I got burned out on that and took 4 rest days in two weeks, which was about the same amount I had taken all year up to this point. And rest day is a relative word here, since doing 10 minutes of jump rope (even though its pretty hard) hardly qualifies as a meaningful training effort for a day - more of a distraction. Nevertheless, I counted 500 double unders in 10 minutes as "not a rest day". It's my training log, so I suppose I can use whatever tortured logic I want when filling it out. In the scheme of quality training I have failed miserably this year, so I don't think there is much pride to be taken from taking just a few days off this year.
I just got to the point that my body was aching and I wasn't really driven by anything. So I wander around for awhile, call it "training" and put something in the log. Forget training, often it probably barely qualifies as exercise.
The diet is ok, but not great (sort of summarizes the entire physical training spectrum for me right now). Whether it is rational or not, I lay some of the blame for my meandering this year on Crossfit. I was pretty entertained by the whole Crossfit experiment for a little over a year (and got some benefits from it), but in hindsight, that fork in my training road was neither long term healthy or productive for me. I don't think I'm swearing off weightlifting forever, but I need to go back to ground zero there and approach it from a healthier, more intelligent direction.
I have been thinking more and more about getting older. I see all of these older folks walking around my neighborhood each day - staying healthy with their daily walk.
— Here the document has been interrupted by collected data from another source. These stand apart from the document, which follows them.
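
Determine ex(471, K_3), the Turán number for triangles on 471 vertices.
ex(471, K_3) = ⌊471^2/4⌋ = 55460

Mantel (1907): a triangle-free graph on n vertices has at most ⌊n^2/4⌋ edges, with equality for the complete bipartite graph K_{⌊n/2⌋, ⌈n/2⌉}. For n = 471: ⌊471^2/4⌋ = ⌊221841/4⌋ = 55460. The extremal graph is K_{235, 236}, which has 235·236 = 55460 edges.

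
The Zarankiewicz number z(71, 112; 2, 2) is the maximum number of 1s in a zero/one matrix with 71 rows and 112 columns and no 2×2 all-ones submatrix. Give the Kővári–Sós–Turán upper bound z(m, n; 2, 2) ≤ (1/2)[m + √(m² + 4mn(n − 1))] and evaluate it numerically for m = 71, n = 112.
z(71, 112; 2, 2) ≤ (1/2)[71 + √(71² + 4·71·112·111)] = (1/2)[71 + √3535729] = 975.6767

Kővári–Sós–Turán: let r_1, ..., r_71 be the row sums and z = Σ r_i the total number of 1s. Each pair of columns can share at most one row with both entries 1 (else a 2×2 all-ones block appears), so Σ_i C(r_i, 2) ≤ C(112, 2) = 6216. By convexity Σ_i C(r_i, 2) ≥ 71·C(z/71, 2) = z(z − 71)/(2·71), giving z² − 71z − 71·112·111 ≤ 0 and hence z ≤ (1/2)[71 + √(5041 + 4·882672)] = (1/2)[71 + √3535729] ≈ (1/2)(71 + 1880.3534) = 975.6767.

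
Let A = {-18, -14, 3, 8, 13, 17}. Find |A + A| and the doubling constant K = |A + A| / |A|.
K = |A + A| / |A| = 19/6

Enumerate A + A = {a + b : a, b ∈ A}. With |A| = 6, there are |A|^2 = 36 ordered sum pairs; collecting distinct values, A + A = {-36, -32, -28, -15, -11, -10, -6, -5, -1, 3, 6, 11, 16, 20, 21, 25, 26, 30, 34}, so |A + A| = 19. Thus K = 19/6. For comparison, the minimum possible |A + A| over all 6-element sets is 2·6 − 1 = 11 (so min K = 11/6), attained only by arithmetic progressions.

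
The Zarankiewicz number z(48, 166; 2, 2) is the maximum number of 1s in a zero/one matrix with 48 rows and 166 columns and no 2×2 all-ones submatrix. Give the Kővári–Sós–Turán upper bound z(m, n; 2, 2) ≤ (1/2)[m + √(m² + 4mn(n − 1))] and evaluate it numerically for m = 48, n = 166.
z(48, 166; 2, 2) ≤ (1/2)[48 + √(48² + 4·48·166·165)] = (1/2)[48 + √5261184] = 1170.8635

Kővári–Sós–Turán: let r_1, ..., r_48 be the row sums and z = Σ r_i the total number of 1s. Each pair of columns can share at most one row with both entries 1 (else a 2×2 all-ones block appears), so Σ_i C(r_i, 2) ≤ C(166, 2) = 13695. By convexity Σ_i C(r_i, 2) ≥ 48·C(z/48, 2) = z(z − 48)/(2·48), giving z² − 48z − 48·166·165 ≤ 0 and hence z ≤ (1/2)[48 + √(2304 + 4·1314720)] = (1/2)[48 + √5261184] ≈ (1/2)(48 + 2293.7271) = 1170.8635.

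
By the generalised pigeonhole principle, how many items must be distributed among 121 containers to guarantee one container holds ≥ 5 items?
n = (5 − 1)·121 + 1 = 485

By the generalised pigeonhole principle, to guarantee some box contains ≥ r objects we need more than (r − 1) · k objects total. Threshold: n = (r − 1) · k + 1. With r = 5 and k = 121: n = 4 · 121 + 1 = 484 + 1 = 485. For n = 484 = 4 · 121, we can put exactly 4 objects in every box, avoiding 5 in any single one — so 485 is tight.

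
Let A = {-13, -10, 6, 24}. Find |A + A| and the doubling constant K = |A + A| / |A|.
K = |A + A| / |A| = 10/4 = 5/2

Enumerate A + A = {a + b : a, b ∈ A}. With |A| = 4, there are |A|^2 = 16 ordered sum pairs; collecting distinct values, A + A = {-26, -23, -20, -7, -4, 11, 12, 14, 30, 48}, so |A + A| = 10. Thus K = 10/4 = 5/2. For comparison, the minimum possible |A + A| over all 4-element sets is 2·4 − 1 = 7 (so min K = 7/4), attained only by arithmetic progressions.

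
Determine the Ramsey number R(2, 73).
R(2, 73) = 73

R(2, k) = k for all k ≥ 2: in a 2-colouring of K_k, either some edge is red (a red K_2) or all edges are blue (a blue K_k). And K_{72} coloured all-blue has no blue K_73, so R(2, 73) > 72. Hence R(2, 73) = 73.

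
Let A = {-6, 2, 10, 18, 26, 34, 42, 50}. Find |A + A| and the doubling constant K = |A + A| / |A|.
K = |A + A| / |A| = 15/8

Enumerate A + A = {a + b : a, b ∈ A}. With |A| = 8, there are |A|^2 = 64 ordered sum pairs; collecting distinct values, A + A = {-12, -4, 4, 12, 20, 28, 36, 44, 52, 60, 68, 76, 84, 92, 100}, so |A + A| = 15. Thus K = 15/8. Here |A + A| = 2|A| − 1 = 15, the minimum possible — so K = 15/8 is minimal, which holds iff A is an arithmetic progression.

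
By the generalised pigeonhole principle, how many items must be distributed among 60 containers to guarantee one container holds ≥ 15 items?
n = (15 − 1)·60 + 1 = 841

By the generalised pigeonhole principle, to guarantee some box contains ≥ r objects we need more than (r − 1) · k objects total. Threshold: n = (r − 1) · k + 1. With r = 15 and k = 60: n = 14 · 60 + 1 = 840 + 1 = 841. For n = 840 = 14 · 60, we can put exactly 14 objects in every box, avoiding 15 in any single one — so 841 is tight.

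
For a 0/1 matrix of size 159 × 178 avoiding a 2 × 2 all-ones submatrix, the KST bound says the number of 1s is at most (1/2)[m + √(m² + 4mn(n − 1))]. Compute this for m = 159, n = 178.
z(159, 178; 2, 2) ≤ (1/2)[159 + √(159² + 4·159·178·177)] = (1/2)[159 + √20063097] = 2319.0924

Kővári–Sós–Turán: let r_1, ..., r_159 be the row sums and z = Σ r_i the total number of 1s. Each pair of columns can share at most one row with both entries 1 (else a 2×2 all-ones block appears), so Σ_i C(r_i, 2) ≤ C(178, 2) = 15753. By convexity Σ_i C(r_i, 2) ≥ 159·C(z/159, 2) = z(z − 159)/(2·159), giving z² − 159z − 159·178·177 ≤ 0 and hence z ≤ (1/2)[159 + √(25281 + 4·5009454)] = (1/2)[159 + √20063097] ≈ (1/2)(159 + 4479.1849) = 2319.0924.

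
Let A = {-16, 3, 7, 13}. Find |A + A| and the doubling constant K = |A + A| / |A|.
K = |A + A| / |A| = 10/4 = 5/2

Enumerate A + A = {a + b : a, b ∈ A}. With |A| = 4, there are |A|^2 = 16 ordered sum pairs; collecting distinct values, A + A = {-32, -13, -9, -3, 6, 10, 14, 16, 20, 26}, so |A + A| = 10. Thus K = 10/4 = 5/2. For comparison, the minimum possible |A + A| over all 4-element sets is 2·4 − 1 = 7 (so min K = 7/4), attained only by arithmetic progressions.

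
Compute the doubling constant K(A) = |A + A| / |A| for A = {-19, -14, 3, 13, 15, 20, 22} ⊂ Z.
K = |A + A| / |A| = 25/7

Enumerate A + A = {a + b : a, b ∈ A}. With |A| = 7, there are |A|^2 = 49 ordered sum pairs; collecting distinct values, A + A = {-38, -33, -28, -16, -11, -6, -4, -1, 1, 3, 6, 8, 16, 18, 23, 25, 26, 28, 30, 33, 35, 37, 40, 42, 44}, so |A + A| = 25. Thus K = 25/7. For comparison, the minimum possible |A + A| over all 7-element sets is 2·7 − 1 = 13 (so min K = 13/7), attained only by arithmetic progressions.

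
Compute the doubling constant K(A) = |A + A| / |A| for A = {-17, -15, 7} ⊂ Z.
K = |A + A| / |A| = 6/3 = 2

Enumerate A + A = {a + b : a, b ∈ A}. With |A| = 3, there are |A|^2 = 9 ordered sum pairs; collecting distinct values, A + A = {-34, -32, -30, -10, -8, 14}, so |A + A| = 6. Thus K = 6/3 = 2. For comparison, the minimum possible |A + A| over all 3-element sets is 2·3 − 1 = 5 (so min K = 5/3), attained only by arithmetic progressions.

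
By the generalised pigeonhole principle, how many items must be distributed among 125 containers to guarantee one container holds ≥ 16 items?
n = (16 − 1)·125 + 1 = 1876

By the generalised pigeonhole principle, to guarantee some box contains ≥ r objects we need more than (r − 1) · k objects total. Threshold: n = (r − 1) · k + 1. With r = 16 and k = 125: n = 15 · 125 + 1 = 1875 + 1 = 1876. For n = 1875 = 15 · 125, we can put exactly 15 objects in every box, avoiding 16 in any single one — so 1876 is tight.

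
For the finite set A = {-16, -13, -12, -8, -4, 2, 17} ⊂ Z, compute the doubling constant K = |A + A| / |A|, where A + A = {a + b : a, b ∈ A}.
K = |A + A| / |A| = 24/7

Enumerate A + A = {a + b : a, b ∈ A}. With |A| = 7, there are |A|^2 = 49 ordered sum pairs; collecting distinct values, A + A = {-32, -29, -28, -26, -25, -24, -21, -20, -17, -16, -14, -12, -11, -10, -8, -6, -2, 1, 4, 5, 9, 13, 19, 34}, so |A + A| = 24. Thus K = 24/7. For comparison, the minimum possible |A + A| over all 7-element sets is 2·7 − 1 = 13 (so min K = 13/7), attained only by arithmetic progressions.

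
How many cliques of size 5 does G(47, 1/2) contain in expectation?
E[# K_5] = C(47, 5) · (1/2)^C(5, 2) = 1533939 / 2^10 ≈ 1497.987305

For each 5-subset S of vertices (there are C(47, 5) = 1533939 such S), let X_S = 1 if S induces a K_5 (all C(5, 2) = 10 edges present). Then P(X_S = 1) = (1/2)^10 = 1/1024. By linearity of expectation, E[# K_5] = C(47, 5) · (1/2)^10 = 1533939 / 1024 ≈ 1497.987305.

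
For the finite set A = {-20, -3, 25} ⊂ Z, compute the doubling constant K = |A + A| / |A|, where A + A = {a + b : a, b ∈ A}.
K = |A + A| / |A| = 6/3 = 2

Enumerate A + A = {a + b : a, b ∈ A}. With |A| = 3, there are |A|^2 = 9 ordered sum pairs; collecting distinct values, A + A = {-40, -23, -6, 5, 22, 50}, so |A + A| = 6. Thus K = 6/3 = 2. For comparison, the minimum possible |A + A| over all 3-element sets is 2·3 − 1 = 5 (so min K = 5/3), attained only by arithmetic progressions.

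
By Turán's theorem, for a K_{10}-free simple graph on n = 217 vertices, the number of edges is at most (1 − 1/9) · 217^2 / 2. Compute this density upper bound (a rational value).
Turán density bound = (8/9) · 217^2/2 = 188356/9 ≈ 20928.4444

Turán's theorem: ex(n, K_{r+1}) is achieved by the complete r-partite Turán graph T(n, r) with parts as balanced as possible, and is at most (1 − 1/r) · n^2/2. For r = 9, n = 217: the density bound is (8/9) · 47089/2 = 188356/9 ≈ 20928.4444. The integer-valued extremum is e(T(217, 9)) = 20928, which is strictly less than the density bound 188356/9 since 9 ∤ 217 (the parts of T(217, 9) cannot all be equal).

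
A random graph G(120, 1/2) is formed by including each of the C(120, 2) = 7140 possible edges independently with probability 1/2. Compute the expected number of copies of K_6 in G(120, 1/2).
E[# K_6] = C(120, 6) · (1/2)^C(6, 2) = 3652745460 / 2^15 = 913186365/8192 ≈ 111472.944946

For each 6-subset S of vertices (there are C(120, 6) = 3652745460 such S), let X_S = 1 if S induces a K_6 (all C(6, 2) = 15 edges present). Then P(X_S = 1) = (1/2)^15 = 1/32768. By linearity of expectation, E[# K_6] = C(120, 6) · (1/2)^15 = 3652745460 / 32768 = 913186365/8192 ≈ 111472.944946.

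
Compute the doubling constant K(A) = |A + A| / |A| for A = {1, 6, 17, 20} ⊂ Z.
K = |A + A| / |A| = 10/4 = 5/2

Enumerate A + A = {a + b : a, b ∈ A}. With |A| = 4, there are |A|^2 = 16 ordered sum pairs; collecting distinct values, A + A = {2, 7, 12, 18, 21, 23, 26, 34, 37, 40}, so |A + A| = 10. Thus K = 10/4 = 5/2. For comparison, the minimum possible |A + A| over all 4-element sets is 2·4 − 1 = 7 (so min K = 7/4), attained only by arithmetic progressions.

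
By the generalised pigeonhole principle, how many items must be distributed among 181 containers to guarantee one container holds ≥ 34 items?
n = (34 − 1)·181 + 1 = 5974

By the generalised pigeonhole principle, to guarantee some box contains ≥ r objects we need more than (r − 1) · k objects total. Threshold: n = (r − 1) · k + 1. With r = 34 and k = 181: n = 33 · 181 + 1 = 5973 + 1 = 5974. For n = 5973 = 33 · 181, we can put exactly 33 objects in every box, avoiding 34 in any single one — so 5974 is tight.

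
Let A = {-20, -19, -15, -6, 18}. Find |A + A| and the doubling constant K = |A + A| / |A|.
K = |A + A| / |A| = 15/5 = 3

Enumerate A + A = {a + b : a, b ∈ A}. With |A| = 5, there are |A|^2 = 25 ordered sum pairs; collecting distinct values, A + A = {-40, -39, -38, -35, -34, -30, -26, -25, -21, -12, -2, -1, 3, 12, 36}, so |A + A| = 15. Thus K = 15/5 = 3. For comparison, the minimum possible |A + A| over all 5-element sets is 2·5 − 1 = 9 (so min K = 9/5), attained only by arithmetic progressions.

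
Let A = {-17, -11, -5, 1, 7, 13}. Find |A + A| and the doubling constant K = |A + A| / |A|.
K = |A + A| / |A| = 11/6

Enumerate A + A = {a + b : a, b ∈ A}. With |A| = 6, there are |A|^2 = 36 ordered sum pairs; collecting distinct values, A + A = {-34, -28, -22, -16, -10, -4, 2, 8, 14, 20, 26}, so |A + A| = 11. Thus K = 11/6. Here |A + A| = 2|A| − 1 = 11, the minimum possible — so K = 11/6 is minimal, which holds iff A is an arithmetic progression.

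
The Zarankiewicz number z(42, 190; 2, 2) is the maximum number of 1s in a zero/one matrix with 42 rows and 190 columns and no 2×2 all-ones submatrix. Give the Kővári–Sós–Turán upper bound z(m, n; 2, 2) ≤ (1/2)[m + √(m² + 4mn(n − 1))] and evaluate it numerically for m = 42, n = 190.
z(42, 190; 2, 2) ≤ (1/2)[42 + √(42² + 4·42·190·189)] = (1/2)[42 + √6034644] = 1249.2756

Kővári–Sós–Turán: let r_1, ..., r_42 be the row sums and z = Σ r_i the total number of 1s. Each pair of columns can share at most one row with both entries 1 (else a 2×2 all-ones block appears), so Σ_i C(r_i, 2) ≤ C(190, 2) = 17955. By convexity Σ_i C(r_i, 2) ≥ 42·C(z/42, 2) = z(z − 42)/(2·42), giving z² − 42z − 42·190·189 ≤ 0 and hence z ≤ (1/2)[42 + √(1764 + 4·1508220)] = (1/2)[42 + √6034644] ≈ (1/2)(42 + 2456.5512) = 1249.2756.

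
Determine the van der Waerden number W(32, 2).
W(32, 2) = 32 + 1 = 33

A 2-term AP is any pair of integers, so a monochromatic 2-AP exists iff some colour is used at least twice. With 32 colours, the colouring i ↦ i on {1, ..., 32} uses each colour once, avoiding any monochromatic pair, so W(32, 2) > 32. For {1, ..., 33}, pigeonhole forces two integers of the same colour, which form a monochromatic 2-AP. Hence W(32, 2) = 33.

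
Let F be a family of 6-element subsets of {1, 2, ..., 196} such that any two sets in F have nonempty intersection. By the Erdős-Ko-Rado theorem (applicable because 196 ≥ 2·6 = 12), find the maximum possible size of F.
max |F| = C(195, 5) = 2231243664

The Erdős-Ko-Rado theorem states: for n ≥ 2k, an intersecting family of k-subsets of an n-element set has size at most C(n − 1, k − 1), with equality for 'star' families {A ⊆ [n] : |A| = k, i ∈ A} (fix an element i). For n = 196, k = 6: C(195, 5) = 2231243664.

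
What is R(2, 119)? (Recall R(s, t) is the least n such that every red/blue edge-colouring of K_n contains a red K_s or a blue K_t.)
R(2, 119) = 119

R(2, k) = k for all k ≥ 2: in a 2-colouring of K_k, either some edge is red (a red K_2) or all edges are blue (a blue K_k). And K_{118} coloured all-blue has no blue K_119, so R(2, 119) > 118. Hence R(2, 119) = 119.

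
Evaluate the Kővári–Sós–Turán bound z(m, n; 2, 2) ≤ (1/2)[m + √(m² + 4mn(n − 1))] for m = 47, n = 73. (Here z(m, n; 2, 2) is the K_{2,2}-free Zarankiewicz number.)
z(47, 73; 2, 2) ≤ (1/2)[47 + √(47² + 4·47·73·72)] = (1/2)[47 + √990337] = 521.0784

Kővári–Sós–Turán: let r_1, ..., r_47 be the row sums and z = Σ r_i the total number of 1s. Each pair of columns can share at most one row with both entries 1 (else a 2×2 all-ones block appears), so Σ_i C(r_i, 2) ≤ C(73, 2) = 2628. By convexity Σ_i C(r_i, 2) ≥ 47·C(z/47, 2) = z(z − 47)/(2·47), giving z² − 47z − 47·73·72 ≤ 0 and hence z ≤ (1/2)[47 + √(2209 + 4·247032)] = (1/2)[47 + √990337] ≈ (1/2)(47 + 995.1568) = 521.0784.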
Sometimes I see myself reverting to that "just stay healthy" sort of routine and giving up on bigger picture, more challenging training goals. But then again, sometimes I see myself getting fired back up again and pushing my personal limits. Though lately I appear to more often be leaning towards the minimal work, health oriented route.
In that vein, the last couple of days I started just running 1.5 miles to the pullup bar near my house, doing a set of pullups, and running home. A little less than 30 minutes, 3 miles and 15 pullups. Will it stick? I'm not sure. Is this the "long term solution?" Who knows? But I suppose for now its better than nothing.